I got up and rummaged about on the shelves, searching. There were plenty of clasps and the like done in staghound form, but I wanted the best. It was presumptuous of me to place the emblem of Vaire on Frain, but I refused to worry; in this way, at least, I would claim him as my son! Finally I found a brooch that satisfied me: a noble dog, done in red gold, leaped within the encircling crown of Adalis. I took off my own dark blue cloak and put it over Frain’s soiled tunic, fastened it around his sturdy shoulders with the brooch.

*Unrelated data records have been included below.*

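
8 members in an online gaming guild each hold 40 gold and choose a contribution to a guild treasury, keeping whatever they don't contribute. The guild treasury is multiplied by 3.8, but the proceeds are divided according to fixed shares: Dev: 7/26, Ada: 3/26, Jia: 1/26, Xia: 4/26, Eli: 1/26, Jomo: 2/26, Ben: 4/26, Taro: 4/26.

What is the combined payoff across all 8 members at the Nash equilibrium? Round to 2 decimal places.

Each unit j contributes comes back to j as 3.8 × (j's share), so j prefers to contribute only if that share exceeds 1/3.8 = 0.2632; otherwise keeping the unit dominates.
Only Dev (7/26) clears that bar, contributing 40; the remaining 7 contribute 0. Total contributed: 40.
The guild treasury pays out 3.8 × 40 = 152.00 in total (split across the unequal shares, but the aggregate is all that matters for the group sum).
The 7 free-riders keep 40 each, adding 280. Group total = 280 + 152.00 = 432.00.

432.00 gold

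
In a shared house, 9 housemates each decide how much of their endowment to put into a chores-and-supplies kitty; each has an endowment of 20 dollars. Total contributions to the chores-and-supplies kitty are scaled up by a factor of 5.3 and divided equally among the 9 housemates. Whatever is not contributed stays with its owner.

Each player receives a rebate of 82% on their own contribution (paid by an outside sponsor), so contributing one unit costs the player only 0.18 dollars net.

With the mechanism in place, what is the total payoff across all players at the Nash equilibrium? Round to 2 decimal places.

1101.60 dollars

The effective private return per unit is now (5.3/9) / 0.18 = 3.2716 > 1, so every player's dominant strategy flips to full contribution.
At the Nash equilibrium everyone contributes 20. Group total payoff = 9 × (20 × 0.82 + 5.3 × 20) = 1101.60.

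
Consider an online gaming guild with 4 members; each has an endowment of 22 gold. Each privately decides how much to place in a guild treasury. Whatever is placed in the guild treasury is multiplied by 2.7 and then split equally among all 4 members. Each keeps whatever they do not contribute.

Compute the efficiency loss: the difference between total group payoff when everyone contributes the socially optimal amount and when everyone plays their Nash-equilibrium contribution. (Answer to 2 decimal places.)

Each contributed unit returns 2.7/4 = 0.6750 to its contributor — below 1 — so contributing 0 is dominant for every player. At the Nash equilibrium everyone keeps their 22, and the group total is 4 × 22 = 88.
Each contributed unit returns 2.700 to the group as a whole (0.6750 to each of 4 players), which exceeds 1, so the social optimum is full contribution: group total = 2.700 × 88 = 237.60.
Efficiency loss = 237.60 − 88 = 149.60.

149.60 gold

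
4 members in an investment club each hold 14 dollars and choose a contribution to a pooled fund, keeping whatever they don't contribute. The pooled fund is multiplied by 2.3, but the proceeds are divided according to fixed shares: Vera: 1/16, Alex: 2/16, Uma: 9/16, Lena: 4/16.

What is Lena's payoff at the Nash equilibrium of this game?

A player with share s gets back 2.3·s per unit contributed, so full contribution is dominant for anyone with s > 1/2.3 = 0.4348 and zero contribution is dominant for anyone below.
Only Uma (9/16) clears that bar, contributing 14; the remaining 3 contribute 0. Total contributed: 14.
Lena keeps 14 and receives 2.3 × 14 × 4/16 = 8.05 from the pooled fund, for a payoff of 22.05.

22.05 dollars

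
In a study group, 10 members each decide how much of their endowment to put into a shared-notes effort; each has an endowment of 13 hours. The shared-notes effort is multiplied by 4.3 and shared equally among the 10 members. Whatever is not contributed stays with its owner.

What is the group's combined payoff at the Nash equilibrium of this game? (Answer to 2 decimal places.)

130.00 hours

Each contributed unit returns 4.3/10 = 0.4300 to its contributor — below 1 — so contributing 0 is dominant for every player. At the Nash equilibrium everyone keeps their 13, and the group total is 10 × 13 = 130.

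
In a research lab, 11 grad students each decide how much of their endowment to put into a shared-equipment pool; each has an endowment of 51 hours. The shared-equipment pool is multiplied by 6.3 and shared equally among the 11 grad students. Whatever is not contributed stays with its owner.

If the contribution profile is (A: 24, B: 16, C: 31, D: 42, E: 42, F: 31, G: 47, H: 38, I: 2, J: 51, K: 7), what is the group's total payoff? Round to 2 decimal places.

2315.30 hours

Total contributed: 24 + 16 + 31 + 42 + 42 + 31 + 47 + 38 + 2 + 51 + 7 = 331; total kept: 11 × 51 − 331 = 230.
The shared-equipment pool pays out 6.3 × 331 = 2085.30 in aggregate.
Group total = 230 + 2085.30 = 2315.30.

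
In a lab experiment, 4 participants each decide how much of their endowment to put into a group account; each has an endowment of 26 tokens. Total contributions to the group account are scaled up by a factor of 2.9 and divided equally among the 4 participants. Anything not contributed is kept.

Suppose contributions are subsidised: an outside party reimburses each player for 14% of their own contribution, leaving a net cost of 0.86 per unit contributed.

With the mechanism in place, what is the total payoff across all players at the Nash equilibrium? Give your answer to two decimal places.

104.00 tokens

Even with the mechanism, each unit contributed returns only (2.9/4) / 0.86 = 0.8430 per unit of net cost, so contributing nothing is still dominant.
At the Nash equilibrium no one contributes; group total payoff = 4 × 26 = 104.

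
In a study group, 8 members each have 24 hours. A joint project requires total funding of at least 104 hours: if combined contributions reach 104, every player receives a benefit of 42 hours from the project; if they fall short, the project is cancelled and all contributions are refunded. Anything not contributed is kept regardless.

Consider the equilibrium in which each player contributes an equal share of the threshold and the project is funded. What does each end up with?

53 hours

Equal share of the threshold: 104/8 = 13.
At this profile no one gains by cutting their contribution: any cut drops the total below 104, the project is cancelled, contributions are refunded, and the deviator ends with 24, which is less than 24 − 13 + 42 = 53. Contributing more than 13 just wastes the excess. So contributing exactly 13 is a best response.
Each player's payoff: 24 − 13 + 42 = 53.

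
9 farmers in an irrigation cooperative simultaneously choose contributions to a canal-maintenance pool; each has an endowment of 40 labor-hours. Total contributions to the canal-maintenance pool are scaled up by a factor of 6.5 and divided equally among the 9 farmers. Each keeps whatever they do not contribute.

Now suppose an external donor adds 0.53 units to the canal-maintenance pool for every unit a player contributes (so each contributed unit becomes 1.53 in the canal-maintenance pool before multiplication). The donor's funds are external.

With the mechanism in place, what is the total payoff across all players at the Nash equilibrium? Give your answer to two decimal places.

The effective private return per unit is now 6.5 × 1.53 / 9 = 1.1050 > 1, so every player's dominant strategy flips to full contribution.
So the Nash equilibrium is full contribution by all 9; the group earns 6.5 × 1.53 × 360 = 3580.20.

3580.20 labor-hours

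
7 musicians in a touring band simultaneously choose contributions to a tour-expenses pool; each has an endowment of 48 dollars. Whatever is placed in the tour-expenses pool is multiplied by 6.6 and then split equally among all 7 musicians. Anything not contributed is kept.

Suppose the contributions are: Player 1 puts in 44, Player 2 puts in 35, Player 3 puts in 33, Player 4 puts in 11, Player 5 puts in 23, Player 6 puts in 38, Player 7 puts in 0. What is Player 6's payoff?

183.49 dollars

Total contributed: 44 + 35 + 33 + 11 + 23 + 38 + 0 = 184.
Each receives 6.6 × 184 / 7 = 173.49 from the tour-expenses pool.
Player 6 keeps 48 − 38 = 10, so Player 6's payoff is 10 + 173.49 = 183.49.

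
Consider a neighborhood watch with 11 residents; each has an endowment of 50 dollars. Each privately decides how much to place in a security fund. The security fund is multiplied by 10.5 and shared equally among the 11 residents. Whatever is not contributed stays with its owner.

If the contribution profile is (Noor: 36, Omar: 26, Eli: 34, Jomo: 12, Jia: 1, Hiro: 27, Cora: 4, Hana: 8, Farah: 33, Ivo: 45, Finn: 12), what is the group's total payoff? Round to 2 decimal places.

Total contributed: 36 + 26 + 34 + 12 + 1 + 27 + 4 + 8 + 33 + 45 + 12 = 238; total kept: 11 × 50 − 238 = 312.
The security fund pays out 10.5 × 238 = 2499.00 in aggregate.
Group total = 312 + 2499.00 = 2811.00.

2811.00 dollars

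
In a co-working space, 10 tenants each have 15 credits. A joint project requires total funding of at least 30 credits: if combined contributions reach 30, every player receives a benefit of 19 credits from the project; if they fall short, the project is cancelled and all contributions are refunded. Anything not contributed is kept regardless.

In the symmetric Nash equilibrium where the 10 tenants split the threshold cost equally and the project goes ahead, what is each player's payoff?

Equal share of the threshold: 30/10 = 3.
At this profile no one gains by cutting their contribution: any cut drops the total below 30, the project is cancelled, contributions are refunded, and the deviator ends with 15, which is less than 15 − 3 + 19 = 31. Contributing more than 3 just wastes the excess. So contributing exactly 3 is a best response.
Each player's payoff: 15 − 3 + 19 = 31.

31 credits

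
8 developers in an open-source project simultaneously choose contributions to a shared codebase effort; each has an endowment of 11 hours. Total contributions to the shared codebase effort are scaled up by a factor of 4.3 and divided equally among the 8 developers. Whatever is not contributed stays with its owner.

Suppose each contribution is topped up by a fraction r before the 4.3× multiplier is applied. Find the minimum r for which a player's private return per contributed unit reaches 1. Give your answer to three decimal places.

0.860

With matching at rate r, one contributed unit becomes (1 + r) in the shared codebase effort and returns 4.3 × (1 + r) / 8 to the contributor.
Setting this equal to 1: 1 + r = 8/4.3 = 1.8605.
So the minimum matching rate is r = 1.8605 − 1 = 0.860.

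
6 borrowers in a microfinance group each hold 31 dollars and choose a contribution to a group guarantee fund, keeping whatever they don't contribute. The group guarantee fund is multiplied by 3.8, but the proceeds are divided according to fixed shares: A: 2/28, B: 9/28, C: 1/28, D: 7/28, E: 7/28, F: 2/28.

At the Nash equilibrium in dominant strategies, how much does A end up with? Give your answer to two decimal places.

39.41 dollars

Player j's private return per contributed unit is 3.8 × (j's share). Contributing is weakly dominant for j when that share is at least 1/3.8 = 0.2632, and contributing 0 is dominant otherwise.
The only share above 0.2632 is B's 9/28, contributing 31; the remaining 5 contribute 0. Total contributed: 31.
A keeps 31 and receives 3.8 × 31 × 2/28 = 8.41 from the group guarantee fund, for a payoff of 39.41.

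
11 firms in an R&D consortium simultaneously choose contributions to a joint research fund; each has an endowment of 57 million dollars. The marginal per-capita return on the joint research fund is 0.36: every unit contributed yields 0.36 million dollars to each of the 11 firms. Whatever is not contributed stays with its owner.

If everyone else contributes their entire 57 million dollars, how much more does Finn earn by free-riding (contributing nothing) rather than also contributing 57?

36.48 million dollars

Switching from a contribution of 57 to 0 lets Finn keep an extra 57 million dollars, but lowers the joint research fund by 57, which costs Finn their own share of that drop: 0.36 × 57 = 20.52.
Net gain = 57 − 20.52 = 36.48. The private return per contributed unit (0.36) is below 1, so free-riding is indeed the best response regardless of what the others do.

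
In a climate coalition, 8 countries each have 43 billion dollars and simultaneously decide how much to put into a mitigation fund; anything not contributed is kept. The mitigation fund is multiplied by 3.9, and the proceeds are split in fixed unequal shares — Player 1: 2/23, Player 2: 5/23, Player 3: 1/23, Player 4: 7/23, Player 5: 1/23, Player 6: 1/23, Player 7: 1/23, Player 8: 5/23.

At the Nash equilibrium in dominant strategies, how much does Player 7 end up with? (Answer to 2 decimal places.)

50.29 billion dollars

Each unit j contributes comes back to j as 3.9 × (j's share), so j prefers to contribute only if that share exceeds 1/3.9 = 0.2564; otherwise keeping the unit dominates.
Only Player 4 (7/23) clears that bar, contributing 43; the remaining 7 contribute 0. Total contributed: 43.
Player 7 keeps 43 and receives 3.9 × 43 × 1/23 = 7.29 from the mitigation fund, for a payoff of 50.29.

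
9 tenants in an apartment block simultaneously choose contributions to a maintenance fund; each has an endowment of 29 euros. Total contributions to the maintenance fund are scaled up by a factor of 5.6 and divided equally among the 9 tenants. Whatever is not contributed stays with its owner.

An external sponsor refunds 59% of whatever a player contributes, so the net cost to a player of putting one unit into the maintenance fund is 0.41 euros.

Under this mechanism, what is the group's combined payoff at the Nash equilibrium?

The effective private return per unit is now (5.6/9) / 0.41 = 1.5176 > 1, so every player's dominant strategy flips to full contribution.
At the Nash equilibrium everyone contributes 29. Group total payoff = 9 × (29 × 0.59 + 5.6 × 29) = 1615.59.

1615.59 euros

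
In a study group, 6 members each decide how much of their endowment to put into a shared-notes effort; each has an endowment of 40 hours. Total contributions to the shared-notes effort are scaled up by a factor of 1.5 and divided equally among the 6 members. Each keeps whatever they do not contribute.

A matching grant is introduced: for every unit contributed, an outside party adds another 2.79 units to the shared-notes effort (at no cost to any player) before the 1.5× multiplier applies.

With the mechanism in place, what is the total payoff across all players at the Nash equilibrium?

The effective private return is 1.5 × 3.79 / 6 = 0.9475, which is still under 1, so the mechanism doesn't change anyone's dominant strategy: zero contribution.
At the Nash equilibrium no one contributes; group total payoff = 6 × 40 = 240.

240.00 hours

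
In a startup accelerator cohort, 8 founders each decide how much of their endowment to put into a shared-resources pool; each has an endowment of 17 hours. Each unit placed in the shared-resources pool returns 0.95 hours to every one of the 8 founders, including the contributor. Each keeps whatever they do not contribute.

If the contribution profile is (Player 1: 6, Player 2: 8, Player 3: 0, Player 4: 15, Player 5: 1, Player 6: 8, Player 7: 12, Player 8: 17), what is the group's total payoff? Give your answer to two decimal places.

578.20 hours

Total contributed: 6 + 8 + 0 + 15 + 1 + 8 + 12 + 17 = 67; total kept: 8 × 17 − 67 = 69.
The shared-resources pool pays out 0.95 × 8 × 67 = 509.20 in aggregate.
Group total = 69 + 509.20 = 578.20.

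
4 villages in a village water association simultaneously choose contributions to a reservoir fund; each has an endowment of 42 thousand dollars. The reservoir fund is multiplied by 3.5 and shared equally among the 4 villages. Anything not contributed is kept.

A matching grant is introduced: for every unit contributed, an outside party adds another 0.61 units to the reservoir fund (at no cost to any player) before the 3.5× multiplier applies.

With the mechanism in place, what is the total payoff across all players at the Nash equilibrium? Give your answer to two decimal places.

Under the mechanism each unit contributed yields 3.5 × 1.61 / 4 = 1.4088 back to its contributor per unit of net cost, which exceeds 1, making full contribution the dominant choice for everyone.
At the Nash equilibrium everyone contributes 42. Group total payoff = 3.5 × 1.61 × 168 = 946.68.

946.68 thousand dollars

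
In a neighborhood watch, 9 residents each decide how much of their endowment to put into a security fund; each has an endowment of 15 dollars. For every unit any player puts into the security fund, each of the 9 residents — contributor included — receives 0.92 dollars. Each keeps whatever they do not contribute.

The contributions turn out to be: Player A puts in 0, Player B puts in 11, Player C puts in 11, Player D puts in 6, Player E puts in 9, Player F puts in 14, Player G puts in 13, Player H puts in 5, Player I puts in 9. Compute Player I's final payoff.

77.76 dollars

Total contributed: 0 + 11 + 11 + 6 + 9 + 14 + 13 + 5 + 9 = 78.
Each receives 0.92 × 78 = 71.76 from the security fund.
Player I keeps 15 − 9 = 6, so Player I's payoff is 6 + 71.76 = 77.76.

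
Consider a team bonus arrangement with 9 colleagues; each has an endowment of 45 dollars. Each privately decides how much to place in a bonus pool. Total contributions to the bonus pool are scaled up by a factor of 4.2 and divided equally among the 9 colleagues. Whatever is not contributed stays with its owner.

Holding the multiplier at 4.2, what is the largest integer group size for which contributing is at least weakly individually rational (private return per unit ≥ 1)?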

“Wear this,” I said, “and if anyone calls you pup, smile.” I suppose I was weeping again; he put his arms out to me, hesitantly. I welcomed his embrace. I wept quietly for a while, to get it out of the way, but I was thinking far ahead.
“Stay here a few days,” I told Frain, “and stand by me at the burial. Then I will go with you to see your brother.”
“You will?” He was startled.
“Yes.” I smiled grimly. “It seems to me that I also have reason to hate Abas, King in Melior.”